No attempt to propagate binding through structural operations.

Now you can say do [print "Hello"] and have it work fine, yet if you say get first [print "Hello"] it will say that the PRINT is unbound. Propagating the binding from the block to its elements is done implicitly by the evaluator, but everywhere else you need to do explicit lookup.

It was very useful here to have @bradrn's fresh perspective, to advocate for this behavior. My bias to running existing code hadn't quite absorbed that working with unbound material isn't that bad, if environments to do lookup in are at hand. So I had tried to bake the binding propagation into structural operations like PICK and FOR-EACH.
QUOTED! values lose a quote level under evaluation, but their binding is not affected.

This is something that I'd suspected would be needed, but again @bradrn's no-baggage perspective helped push the behavior...regardless of what it broke!

While I conceived this more for shielding a value's binding state, it can also be used to easily generate unbound material. Unbound material is more useful than it has been in the past, as you can compose it into places that provide the needed context and it will run as if it were written there to start with. As best practices emerge, we may see people making data-oriented lists as '[apple banana pear] to avoid generating spurious bindings.

But because unbound code doesn't have a lot of historical usage, the main consequence of this change was to break code where you try to pass a function a variable as 'var. That function won't be able to GET or SET the unbound word. The simplest workaround for this at the moment is to pass (in [] 'var) which uses a dummy block to capture the evaluator's current concept of environment.

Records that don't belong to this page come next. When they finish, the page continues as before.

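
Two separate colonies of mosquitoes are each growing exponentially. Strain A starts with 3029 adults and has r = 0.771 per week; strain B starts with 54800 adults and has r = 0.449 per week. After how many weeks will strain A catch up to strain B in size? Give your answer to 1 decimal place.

Set 3029·e^(0.771t) = 54800·e^(0.449t).
e^((0.771 − 0.449)t) = 54800/3029 → e^(0.322·t) = 18.092.
0.322·t = ln(18.092) = 2.8955, so t = 2.8955/0.322 = 8.9921.

9.0 weeks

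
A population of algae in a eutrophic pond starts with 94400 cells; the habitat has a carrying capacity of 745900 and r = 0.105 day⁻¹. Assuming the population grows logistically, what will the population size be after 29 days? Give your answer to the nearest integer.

A = (K − N₀)/N₀ = (745900 − 94400)/94400 = 6.9015.
N(t) = K/(1 + A·e^(−rt)) = 745900/(1 + 6.9015×e^(−0.105×29)).
e^(−3.045) = 0.047596; denominator = 1 + 6.9015×0.047596 = 1.3285.
N = 745900/1.3285 = 561467.

561467 cells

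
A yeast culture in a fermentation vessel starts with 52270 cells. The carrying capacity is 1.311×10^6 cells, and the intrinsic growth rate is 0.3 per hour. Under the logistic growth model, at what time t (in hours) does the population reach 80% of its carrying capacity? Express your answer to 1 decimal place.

A = (K − N₀)/N₀ = (1.311×10^6 − 52270)/52270 = 24.081.
Solve 1.311×10^6/(1 + 24.081·e^(−0.3t)) = 1.0488×10^6: 1 + 24.081·e^(−0.3t) = 1.25, so e^(−0.3t) = 0.0103815.
−0.3·t = ln(0.0103815) = -4.5677, so t = 4.5677/0.3 = 15.226.

15.2 hours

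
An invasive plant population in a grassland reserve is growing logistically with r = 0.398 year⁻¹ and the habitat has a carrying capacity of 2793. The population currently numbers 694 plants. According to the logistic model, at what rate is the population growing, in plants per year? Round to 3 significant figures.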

(Note you can't do this as first [var], because as mentioned, even though the block is bound the things you pick out of it structurally are not.)
Strings don't carry binding (but you can--for instance--wrap them in a block).

I wound up being kind of uncomfortable with strings carrying a hidden capture of the entire environment they came from. It might not seem like such a big deal--given that we're saying any random block can do that--and blocks are everywhere. But I'm much more relaxed about this change by limiting the environment capture to arrays.

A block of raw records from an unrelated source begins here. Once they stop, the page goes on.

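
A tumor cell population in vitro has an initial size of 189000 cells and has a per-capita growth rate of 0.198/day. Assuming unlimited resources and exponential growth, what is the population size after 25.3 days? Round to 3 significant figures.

28300000 cells

N(t) = N₀·e^(rt) = 189000 × e^(0.198×25.3) = 189000 × e^5.009.
e^5.009 ≈ 149.81, so N ≈ 189000 × 149.81 = 2.8315×10^7.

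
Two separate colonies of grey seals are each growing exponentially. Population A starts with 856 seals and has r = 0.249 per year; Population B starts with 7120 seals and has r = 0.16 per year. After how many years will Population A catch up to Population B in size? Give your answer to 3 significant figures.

23.8 years

Set 856·e^(0.249t) = 7120·e^(0.16t).
e^((0.249 − 0.16)t) = 7120/856 → e^(0.089·t) = 8.3178.
0.089·t = ln(8.3178) = 2.1184, so t = 2.1184/0.089 = 23.802.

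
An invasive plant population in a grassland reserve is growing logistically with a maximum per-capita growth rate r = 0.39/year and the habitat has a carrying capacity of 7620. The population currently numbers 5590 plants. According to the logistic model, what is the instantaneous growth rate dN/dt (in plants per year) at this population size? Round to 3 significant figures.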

One benefit is you can use the case of a string not being wrapped in a block as an optimization... to say "this string doesn't have any escapes in it". (I actually did this with the CSCAPE interpolation: if you pass the emitter a raw string, it just outputs it as-is and doesn't parse it.)

Put Another Way...

The system only does "automatic" binding inheritance in evaluated code (PICKs and such do not count)

>> x: 10

>> code: [x + 1]
== [x + 1]  ; block visit during assignment bound its *tip*

>> eval code
== 11  ; the EVAL propagated block's tip binding to X inside

>> get first code
** Error: x is not bound  ; FIRST isn't evaluative, it's structural

Once a binding is on something, the system won't override it except at clearly specified points (something has to BIND or UNBIND things, typically immutably)

>> x: 10

>> code: [x + 1]
== [x + 1]  ; block bound at tip

>> inner: lambda [x] compose* [eval (code)]

>> inner 100
== 11  ; nested block did not have binding overridden

>> outer: lambda [x] code

>> outer 100
== 101  ; LAMBDA and FUNC inject their binding at body tip only

Even when evaluated, quoted material retains whatever binding it had (which the majority of the time means it will be unbound)

>> x: 10

>> word: 'x
== x  ; unbound

>> get word
** Error: x is not bound

>> word: $x
== x  ; bound ($... can be used to get bound material)

>> get word
== 10

>> code: '[x + 1]
== [x + 1]  ; unbound (quoting suppresses tip binding under evaluation)

>> eval code 
** Error: x is not bound

Let me be clear: coding within this new model is not trivial. It requires writing dialects that perform composition with a conscious awareness of binding at each step.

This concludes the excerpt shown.